Are you using Strings to identify types uniquely?

I've seen this happen in multiple codebases. Someone wants to create the concept of a unique Type - and they end up using Strings to do it instead of objects. The ugly consequences:
  • You're doing equality checks on Strings. Strings are not unique. This means that it is entirely possible for two distinct types to end up with the same string values through developer error.
  • Using strings tempts people to utilize them for things other than equality checks. They usually end up being used interchangeably with fields in that Constants class of which every codebase has at least one.
Let me illustrate.

Let's say we're working on code which has something to do with bikes. We have Hondas, Suzukis and Ducatis in the domain. We also have a Bike class which needs to have a type field - an instance of this class can be of type Honda, Ducati or Suzuki. We have a few choices:
  • Create subclasses
  • Introduce the concept of a type
  • Realize that magic numbers/strings/types are code smells and shouldn't be there in the first place

The last option is the nice one, but in the real world, it isn't always possible.
So let's say that the behaviour of the Bike class doesn't change from one type of Bike to another. This makes subclassing a bad idea. So someone introduces a BikeType class. And the next thing you know, you have fields like
public static String HONDA_BIKE = "honda";
showing up.

Then scope changes to include Cars so you figure you'll add a Car class. Next thing someones created CarType and put in
public static String HONDA_CAR = "honda";
Then someone else decides it's time to refactor to extract a Vehicle class. Soon you have
public static String HONDA_VEHICLE = "honda";

Since all these classes have a method
boolean isOfType(String)
you'll soon see all sorts of bugs introduced by developer error.
For example
Vehicle thisOne = new Bike(HONDA_BIKE);
Vehicle thatOne = new Car(HONDA_CAR);

now returns true.
This sounds like a silly thing to do, but can happen all the time in a big codebase with lots of developers working on it.

If you can't avoid types, the simplest thing to do is to go with an instance of Object. All object instances have a unique hashCode. Use this to create unique types. So now you have
public static Object HONDA_BIKE = new Object();
public static Object HONDA_CAR = new Object();
public static Object HONDA_VEHICLE = new Object();
All three are now unique and even better, nobody is going to use them to, say, populate the UI.

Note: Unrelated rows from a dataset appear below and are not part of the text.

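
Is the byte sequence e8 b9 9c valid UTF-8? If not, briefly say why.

valid

Leading byte 0xE8 = 11101000 → 3-byte form.
Continuation bytes 0xB9=10111001, 0x9C=10011100 all match 10xxxxxx.
Decoded value 0x8E5C is ≥ 0x800 (shortest form) and not a surrogate.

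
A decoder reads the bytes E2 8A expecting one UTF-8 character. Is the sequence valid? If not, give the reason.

invalid (sequence truncated)

Leading byte 0xE2 = 11100010 → 3-byte form, but only 2 bytes are present.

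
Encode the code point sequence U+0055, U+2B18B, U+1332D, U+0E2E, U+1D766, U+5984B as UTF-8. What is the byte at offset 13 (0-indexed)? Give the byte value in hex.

0x9D

U+0055 → 1-byte form 55 at offsets 0–0.
U+2B18B → 4-byte form F0 AB 86 8B at offsets 1–4.
U+1332D → 4-byte form F0 93 8C AD at offsets 5–8.
U+0E2E → 3-byte form E0 B8 AE at offsets 9–11.
U+1D766 → 4-byte form F0 9D 9D A6 at offsets 12–15.
Offset 13 falls in char 5's range; it's byte 2 of F0 9D 9D A6 = 0x9D.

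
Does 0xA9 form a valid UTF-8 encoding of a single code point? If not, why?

invalid (continuation byte with no leading byte)

Byte 0xA9 = 10101001 has the form 10xxxxxx — a continuation byte — but there is no preceding leading byte.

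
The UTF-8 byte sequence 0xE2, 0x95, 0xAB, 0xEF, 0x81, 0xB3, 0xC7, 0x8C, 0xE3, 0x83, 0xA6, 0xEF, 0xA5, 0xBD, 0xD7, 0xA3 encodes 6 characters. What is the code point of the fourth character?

Offset 0: leading byte 0xE2 = 11100010 → 3-byte char #1 = E2 95 AB.
Offset 3: leading byte 0xEF = 11101111 → 3-byte char #2 = EF 81 B3.
Offset 6: leading byte 0xC7 = 11000111 → 2-byte char #3 = C7 8C.
Offset 8: leading byte 0xE3 = 11100011 → 3-byte char #4 = E3 83 A6.
Leading byte 0xE3 = 11100011 matches 1110xxxx → 3-byte sequence.
Byte 1: 0xE3 = 11100011, payload 0011 (4 bits).
Byte 2: 0x83 = 10000011 (10xxxxxx ✓), payload 000011.
Byte 3: 0xA6 = 10100110 (10xxxxxx ✓), payload 100110.
Concatenate: 0011000011100110 = 0x30E6 (16 bits → U+30E6).

U+30E6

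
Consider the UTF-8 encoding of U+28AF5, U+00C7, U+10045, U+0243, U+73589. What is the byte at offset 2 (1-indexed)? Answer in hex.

0xA8

1-indexed offset 2 is 0-indexed offset 1.
U+28AF5 → 4-byte form F0 A8 AB B5 at offsets 0–3.
Offset 1 falls in char 1's range; it's byte 2 of F0 A8 AB B5 = 0xA8.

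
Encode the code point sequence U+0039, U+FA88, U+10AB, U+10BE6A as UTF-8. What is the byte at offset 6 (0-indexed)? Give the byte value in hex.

0xAB

U+0039 → 1-byte form 39 at offsets 0–0.
U+FA88 → 3-byte form EF AA 88 at offsets 1–3.
U+10AB → 3-byte form E1 82 AB at offsets 4–6.
Offset 6 falls in char 3's range; it's byte 3 of E1 82 AB = 0xAB.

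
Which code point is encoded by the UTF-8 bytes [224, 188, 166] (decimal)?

Leading byte 0xE0 = 11100000 matches 1110xxxx → 3-byte sequence.
Byte 1: 0xE0 = 11100000, payload 0000 (4 bits).
Byte 2: 0xBC = 10111100 (10xxxxxx ✓), payload 111100.
Byte 3: 0xA6 = 10100110 (10xxxxxx ✓), payload 100110.
Concatenate: 0000111100100110 = 0xF26 (16 bits → U+0F26).

U+0F26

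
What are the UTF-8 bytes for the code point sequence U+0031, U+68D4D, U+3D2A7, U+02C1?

31 F1 A8 B5 8D F0 BD 8A A7 CB 81

U+0031: 1-byte form → 31.
U+68D4D: 4-byte form → F1 A8 B5 8D.
U+3D2A7: 4-byte form → F0 BD 8A A7.
U+02C1: 2-byte form → CB 81.
Concatenated (11 bytes): 31 F1 A8 B5 8D F0 BD 8A A7 CB 81.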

Once you've gotten to this point, you should be looking to convert these Object instances to concrete classes with some behaviour in them. You wouldn't need discrete types if you weren't making decisions based on them and this decision making logic would be a good place to start refactoring.


Ricky Clarkson said...

Use enums instead. That's why they exist. Also, you have a mistake in the last code. You cannot assign an Object to a String.

Unknown said...

Whoops. My bad about the code. Fixed it.

Anonymous said...

And thats the beauty of symbols in ruby

Chris Stevenson said...

Ricky, enums are ok if you are in Java. Don't use enums in C# because they are not typesafe. They compile down to magic numbers. There is a really good discussion of the Type Safe enum pattern in Joshua Bloch's Effective Java. The sample chapter here contains it: - it is "Item 21: Replace enum constructs with classes"

Unknown said...

I wrote this after something I saw while working on a GWT codebase - which is Java 1.4 - I'm afraid enums didn't even occur to me. My bad.